While Xanadu the movie was a box office failure, the soundtrack was a huge commercial success with the song “Magic” topping the charts.  The plot is a mash up of the original movie and the mythological fantasy film Clash of the Titans.  Sonny is an artist who is dissatisfied with his sidewalk mural of the Greek Muses.  He decides to kill himself.  Clio, the youngest and perkiest Muse, convinces her sisters to travel to Venice Beach to inspire Sonny.  She uses roller skates, leg warmers and an Australian accent as catalysts for motivational coaching.  Sonny decides he can combine all the arts plus “something athletic” into one spectacular entertainment:  a roller disco.
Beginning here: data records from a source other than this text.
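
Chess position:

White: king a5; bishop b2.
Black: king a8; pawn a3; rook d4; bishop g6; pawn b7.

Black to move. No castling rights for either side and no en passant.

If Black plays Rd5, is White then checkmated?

After Rd5: white king on a5; in check: yes, from the black rook on d5.
White has 3 legal replies: Kb6, Kb4, Ka4.
In check but a legal move exists → not checkmate.

no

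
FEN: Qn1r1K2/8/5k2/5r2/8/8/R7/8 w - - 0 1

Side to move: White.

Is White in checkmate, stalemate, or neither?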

The show’s original six sisters have been trimmed down to three for this version but still include one male in drag.  The hunky Sonny wears short shorts and a tank top.  Jokes are squarely aimed at theater geeks:  “so grand, so earnest, so preposterous…. it’s like Andrew Lloyd Webber.”  In this jukebox of average tunes, “Whenever You’re Away From Me” was a performance standout.  Now it’s time to take your temperature.  Semi-interested or “hell no, we won’t go”?
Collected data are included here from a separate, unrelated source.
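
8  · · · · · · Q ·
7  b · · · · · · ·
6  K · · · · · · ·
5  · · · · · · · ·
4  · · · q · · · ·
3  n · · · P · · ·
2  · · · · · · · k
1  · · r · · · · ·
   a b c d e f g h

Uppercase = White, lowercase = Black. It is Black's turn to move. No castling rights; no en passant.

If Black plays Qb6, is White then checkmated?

yes

After Qb6: white king on a6; in check: yes, from the black queen on b6.
King squares — a5: attacked by Qb6; b5: attacked by Na3; b6: attacked by Ba7; a7: attacked by Qb6; b7: attacked by Qb6.
White has no legal moves → checkmate.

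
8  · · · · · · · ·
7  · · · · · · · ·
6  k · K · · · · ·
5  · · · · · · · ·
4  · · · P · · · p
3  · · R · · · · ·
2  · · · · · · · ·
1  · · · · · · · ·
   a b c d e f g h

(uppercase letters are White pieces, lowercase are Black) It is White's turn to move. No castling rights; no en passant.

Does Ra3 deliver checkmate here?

yes

After Ra3: black king on a6; in check: yes, from the white rook on a3.
King squares — a5: attacked by Ra3; b5: attacked by Kc6; b6: attacked by Kc6; a7: attacked by Ra3; b7: attacked by Kc6.
Black has no legal moves → checkmate.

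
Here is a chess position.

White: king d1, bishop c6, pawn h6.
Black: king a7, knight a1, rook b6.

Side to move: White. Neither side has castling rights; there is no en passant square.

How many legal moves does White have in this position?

White to move; king on d1.
In check: no.
Legal moves: Be8, Ba8, Bd7, Bb7, Bd5, Bb5, Be4, Ba4, Bf3, Bg2, Bh1, Ke2, Kd2, Ke1, Kc1, h7.
Count: 16.

16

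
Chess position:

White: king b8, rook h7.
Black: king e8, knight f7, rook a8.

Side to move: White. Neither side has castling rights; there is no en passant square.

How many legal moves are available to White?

White to move; king on b8.
In check: yes, from the black rook on a8.
Legal moves: Kxa8, Kc7, Kb7.
Count: 3.

3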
This production has been directed and choreographed by Joel Farrell.  Xanadu needs to be breezy, efficient and silly to work.  Overall I would say the mission has been accomplished.  Lauren Shealy (Clio) and Marco Robinson (Sonny) had nice chemistry and solid roller skating skills.  It’s Ms. Shealy’s show to carry and she gave good goddess.  Aaron Vega also did a nice turn in multiple roles including theater owner Danny, Zeus and a Muse.

Early on during the performance I saw there was a fire alarm followed by a theater evacuation.  The poor art gallery next door was flooding from their overhead sprinklers.  After the fire department all clear, we returned to our seats (and our drinks).  Xanadu takes a while to showcase its minimal charms but most of this audience came back.  Did they desperately need to hear “Suddenly the wheels are in motion/And I, I’m ready to sail any ocean”?  Doubtful but it does have a catchy hook.

Is this lightweight concoction really a Broadway caliber musical?  Hard to say.  I can confidently state, however, that placing this campy ninety minute revue into a cabaret is exactly the format this show needs to continue to live on.  The oft-repeated ELO (Electric Light Orchestra) lyric from a song in Xanadu sums it up best:  “Oh, what a strange magic.”